Я уже сказал, что Лёвушка, прихватив Хасановну, понёсся на аукцион, где должны были, в числе прочего, продавать Грааль. Ну, или что-то, похожее на Грааль. Я не видел. Я про него столько прочитал, что должен был, наверное, видеть его во сне и опознавать издалека по запаху — так вот, фиг вам. У меня в тот момент не было никакого охотничьего азарта, и всё, о чём я думал — как расшифровать записку. Вернее — как, по каким критериям, выбрать из уже десятка вариантов расшифровки правильный?..
И вот сидели мы с Ирочкой на очень такой кухонной кухне тёти Ашхен, грызли сырные палочки и рассуждали на эту тему, и у неё тоже не было готового решения, а подходила она с другой стороны: если я пытался размышлять и вычислять что-то логическое, то она считала, что правильное решение должно быть гармоничным и тёплым.

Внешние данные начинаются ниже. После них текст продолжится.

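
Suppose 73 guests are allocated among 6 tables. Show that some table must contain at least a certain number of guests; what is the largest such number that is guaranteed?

13

The 6 tables are the holes and the 73 guests are the pigeons.
If every table held at most 12 guests, the total would be at most 6 × 12 = 72, which is less than 73.
So some table holds at least ⌈73/6⌉ = 13 guests.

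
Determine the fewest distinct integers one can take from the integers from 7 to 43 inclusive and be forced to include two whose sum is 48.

21

Two chosen integers sum to 48 exactly when both halves of some pair {x, 48−x} with 7 ≤ x ≤ 48−x ≤ 41 are chosen — 17 such pairs.
The remaining 3 elements (those with no distinct partner in range) can never complete a 48-sum, so the worst case takes all of them and one from each pair: 3 + 17 = 20.
By pigeonhole, the 21st integer has to be the second member of some pair, so 20 + 1 = 21.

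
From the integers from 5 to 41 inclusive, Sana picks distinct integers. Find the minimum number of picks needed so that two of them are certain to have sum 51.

A set avoiding the sum 51 can contain at most one of each pair {x, 51−x}, plus the 5 elements whose complement lies outside the range.
The integers 5, …, 25 (21 of them) are such a set: any two sum to at least 5+6 = 11 and at most 24+25 = 49 < 51.
Any 22nd integer completes one of the 16 pairs, so 22 choices force a sum of 51.

22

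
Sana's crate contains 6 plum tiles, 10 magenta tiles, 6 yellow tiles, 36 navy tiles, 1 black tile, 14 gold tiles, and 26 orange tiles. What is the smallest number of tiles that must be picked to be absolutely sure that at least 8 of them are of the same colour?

42

Pigeonhole: the 7 colours are the holes; the tiles drawn are the pigeons.
To avoid 8 of any one colour, the worst case takes at most 7 of each colour, or every tile of a colour that has fewer than 7.
That gives 6 + 7 + 6 + 7 + 1 + 7 + 7 = 41 tiles with no colour reaching 8.
The next tile forces some colour to 8, so 41 + 1 = 42.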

Что такое кухонная кухня? Ну, это такая довольно тесная кухня, где тётя Ашхен царствует и правит, а именно — ну оч-чень вкусно готовит. Причём, что характерно — на этой кухне не едят. Она даже сама для себя, когда внуков нет, накрывает в столовой. А уж когда дядя Коминт был жив… Так вот, на этой кухне среди гирлянд лука и чеснока, связок перца и мешочков со всякой ароматной всячиной, и всё это развешано так, чтобы легко было тянуться от «станка» — так тётя Ашхен называла массивный кухонный стол, дубовый с мраморной столешницей, о которую посуда разбивалась с дивной лёгкостью, — на этой кухне было необыкновенно уютно сидеть. На табуретках, облокотясь о широкий подоконник, на котором в горшках росли помидорные деревья. Но это можно было только тогда, когда тётя Ашхен не работала на станке.

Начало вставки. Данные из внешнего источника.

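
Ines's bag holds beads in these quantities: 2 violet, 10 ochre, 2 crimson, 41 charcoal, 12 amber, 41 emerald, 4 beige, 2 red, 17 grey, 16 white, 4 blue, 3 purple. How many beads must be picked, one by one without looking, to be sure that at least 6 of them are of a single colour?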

Сейчас она не работала, убежала за покупками, потому что дверь холодильника перестала распахиваться от напора еды изнутри, и мы с Ирочкой сидели у подоконника, хрустя сырными палочками и рассуждая о резонах, которыми мог руководствоваться отец, отправляя записку, и я зачем-то взял пультик засунутого под потолок чёрненького телевизора с таким выпуклым экраном, что он казался линзой, и что-то нажал, и сразу попал на скандал — на очень громкий скандал, так уж был выставлен звук.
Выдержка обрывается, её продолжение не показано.